2. The voice interaction system according to claim 1, wherein when the voice recognition engine has a plurality of recognition results of the previous user's utterance, the voice recognition engine searches the voice recognition dictionary for any of the recognition results, A voice dialogue system for setting the relevant dictionary data in the voice recognition engine.

3. The voice dialog system according to claim 1, wherein the voice recognition engine has a list of word attributes to be searched for a recognition result.

4. The voice dialogue system according to claim 3, wherein the voice recognition engine stores a word attribute corresponding to the list in the recognition result of the previous user's utterance, if the word attribute exists. , Voice dialogue system.

5. A voice recognition engine for recognizing a user's utterance, a dialogue processing engine for creating a utterance to the user according to the recognition result, and a voice synthesizing engine for synthesizing the created utterance into a voice. And a voice recognition dictionary that stores dictionary data including a voice pattern for the voice recognition, and a voice input / output unit, the voice recognition dictionary has a plurality of types of dictionaries, and the voice recognition engine is A table having a correspondence table of a dialogue state and a dictionary of a type used in the dialogue state, and in recognizing a user utterance in each dialogue state, a dictionary of a corresponding type is extracted from the voice recognition dictionary according to the correspondence table and used. There is a voice dialogue system.
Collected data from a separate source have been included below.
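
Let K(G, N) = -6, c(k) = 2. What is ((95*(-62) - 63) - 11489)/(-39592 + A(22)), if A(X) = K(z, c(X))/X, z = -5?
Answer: 191862/435515 ≈ 0.44054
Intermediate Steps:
A(X) = -6/X
((95*(-62) - 63) - 11489)/(-39592 + A(22)) = ((95*(-62) - 63) - 11489)/(-39592 - 6/22) = ((-5890 - 63) - 11489)/(-39592 - 6*1/22) = (-5953 - 11489)/(-39592 - 3/11) = -17442/(-435515/11) = -17442*(-11/435515) = 191862/435515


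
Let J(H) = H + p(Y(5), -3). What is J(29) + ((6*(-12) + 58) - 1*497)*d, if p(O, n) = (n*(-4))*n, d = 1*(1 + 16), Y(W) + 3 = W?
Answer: -8694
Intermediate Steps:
Y(W) = -3 + W
d = 17 (d = 1*17 = 17)
p(O, n) = -4*n² (p(O, n) = (-4*n)*n = -4*n²)
J(H) = -36 + H (J(H) = H - 4*(-3)² = H - 4*9 = H - 36 = -36 + H)
J(29) + ((6*(-12) + 58) - 1*497)*d = (-36 + 29) + ((6*(-12) + 58) - 1*497)*17 = -7 + ((-72 + 58) - 497)*17 = -7 + (-14 - 497)*17 = -7 - 511*17 = -7 - 8687 = -8694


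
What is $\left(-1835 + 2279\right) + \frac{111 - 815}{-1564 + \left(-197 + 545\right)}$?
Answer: $\frac{8447}{19} \approx 444.58$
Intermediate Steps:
$\left(-1835 + 2279\right) + \frac{111 - 815}{-1564 + \left(-197 + 545\right)} = 444 - \frac{704}{-1564 + 348} = 444 - \frac{704}{-1216} = 444 - - \frac{11}{19} = 444 + \frac{11}{19} = \frac{8447}{19}$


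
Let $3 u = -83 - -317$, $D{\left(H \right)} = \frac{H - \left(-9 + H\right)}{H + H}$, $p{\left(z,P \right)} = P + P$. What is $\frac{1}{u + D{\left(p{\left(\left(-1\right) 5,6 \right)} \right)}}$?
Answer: $\frac{8}{627} \approx 0.012759$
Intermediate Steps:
$p{\left(z,P \right)} = 2 P$
$D{\left(H \right)} = \frac{9}{2 H}$
$u = 78$ ($u = \frac{-83 - -317}{3} = \frac{-83 + 317}{3} = \frac{1}{3} \cdot 234 = 78$)
$\frac{1}{u + D{\left(p{\left(\left(-1\right) 5,6 \right)} \right)}} = \frac{1}{78 + \frac{9}{2 \cdot 2 \cdot 6}} = \frac{1}{78 + \frac{9}{2 \cdot 12}} = \frac{1}{78 + \frac{9}{2} \cdot \frac{1}{12}} = \frac{1}{78 + \frac{3}{8}} = \frac{1}{\frac{627}{8}} = \frac{8}{627}$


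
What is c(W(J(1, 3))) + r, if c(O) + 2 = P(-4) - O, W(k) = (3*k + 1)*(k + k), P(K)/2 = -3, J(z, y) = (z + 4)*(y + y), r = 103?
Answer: -5365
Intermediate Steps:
J(z, y) = 2*y*(4 + z) (J(z, y) = (4 + z)*(2*y) = 2*y*(4 + z))
P(K) = -6 (P(K) = 2*(-3) = -6)
W(k) = 2*k*(1 + 3*k) (W(k) = (1 + 3*k)*(2*k) = 2*k*(1 + 3*k))
c(O) = -8 - O (c(O) = -2 + (-6 - O) = -8 - O)
c(W(J(1, 3))) + r = (-8 - 2*2*3*(4 + 1)*(1 + 3*(2*3*(4 + 1)))) + 103 = (-8 - 2*2*3*5*(1 + 3*(2*3*5))) + 103 = (-8 - 2*30*(1 + 3*30)) + 103 = (-8 - 2*30*(1 + 90)) + 103 = (-8 - 2*30*91) + 103 = (-8 - 1*5460) + 103 = (-8 - 5460) + 103 = -5468 + 103 = -5365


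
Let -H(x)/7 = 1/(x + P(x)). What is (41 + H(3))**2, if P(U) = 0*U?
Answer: 13456/9 ≈ 1495.1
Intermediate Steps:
P(U) = 0
H(x) = -7/x (H(x) = -7/(x + 0) = -7/x)
(41 + H(3))**2 = (41 - 7/3)**2 = (116/3)**2 = 13456/9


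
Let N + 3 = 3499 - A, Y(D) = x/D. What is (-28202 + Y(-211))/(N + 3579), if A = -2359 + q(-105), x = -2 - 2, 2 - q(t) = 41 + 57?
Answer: -2975309/1005415 ≈ -2.9593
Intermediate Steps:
q(t) = -96 (q(t) = 2 - (41 + 57) = 2 - 1*98 = 2 - 98 = -96)
x = -4
A = -2455 (A = -2359 - 96 = -2455)
Y(D) = -4/D
N = 5951 (N = -3 + (3499 - 1*(-2455)) = -3 + (3499 + 2455) = -3 + 5954 = 5951)
(-28202 + Y(-211))/(N + 3579) = (-28202 - 4/(-211))/(5951 + 3579) = (-28202 - 4*(-1/211))/9530 = (-28202 + 4/211)*(1/9530) = -5950618/211*1/9530 = -2975309/1005415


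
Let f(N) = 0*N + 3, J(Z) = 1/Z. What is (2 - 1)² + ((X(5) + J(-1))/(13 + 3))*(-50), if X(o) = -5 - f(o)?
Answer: 233/8 ≈ 29.125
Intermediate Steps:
f(N) = 3 (f(N) = 0 + 3 = 3)
X(o) = -8 (X(o) = -5 - 1*3 = -5 - 3 = -8)
(2 - 1)² + ((X(5) + J(-1))/(13 + 3))*(-50) = (2 - 1)² + ((-8 + 1/(-1))/(13 + 3))*(-50) = 1² + ((-8 - 1)/16)*(-50) = 1 - 9*1/16*(-50) = 1 - 9/16*(-50) = 1 + 225/8 = 233/8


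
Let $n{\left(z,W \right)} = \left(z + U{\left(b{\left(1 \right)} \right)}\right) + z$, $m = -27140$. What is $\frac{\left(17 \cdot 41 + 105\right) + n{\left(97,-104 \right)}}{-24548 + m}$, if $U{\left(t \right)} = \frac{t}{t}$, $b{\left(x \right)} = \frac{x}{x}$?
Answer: $- \frac{997}{51688} \approx -0.019289$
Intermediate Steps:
$b{\left(x \right)} = 1$
$U{\left(t \right)} = 1$
$n{\left(z,W \right)} = 1 + 2 z$ ($n{\left(z,W \right)} = \left(z + 1\right) + z = \left(1 + z\right) + z = 1 + 2 z$)
$\frac{\left(17 \cdot 41 + 105\right) + n{\left(97,-104 \right)}}{-24548 + m} = \frac{\left(17 \cdot 41 + 105\right) + \left(1 + 2 \cdot 97\right)}{-24548 - 27140} = \frac{\left(697 + 105\right) + \left(1 + 194\right)}{-51688} = \left(802 + 195\right) \left(- \frac{1}{51688}\right) = 997 \left(- \frac{1}{51688}\right) = - \frac{997}{51688}$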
6. The voice dialogue system according to claim 5, wherein the voice recognition engine extracts and uses a plurality of types of dictionaries from the voice recognition dictionary according to the correspondence table.

7. A voice recognition engine for recognizing a user's utterance, a dialogue processing engine for creating a utterance to the user according to the recognition result, and a voice synthesizing engine for synthesizing the created utterance into a voice. And a voice recognition dictionary that stores dictionary data including a voice pattern for the voice recognition, and a voice input / output unit, and the voice recognition engine has a plurality of word attributes that achieve a predetermined interactive task. The voice interaction system, wherein dictionary data including word attributes other than the word attributes used when recognizing the user's utterance is extracted from the voice recognition dictionary and used for the next recognition of the user utterance.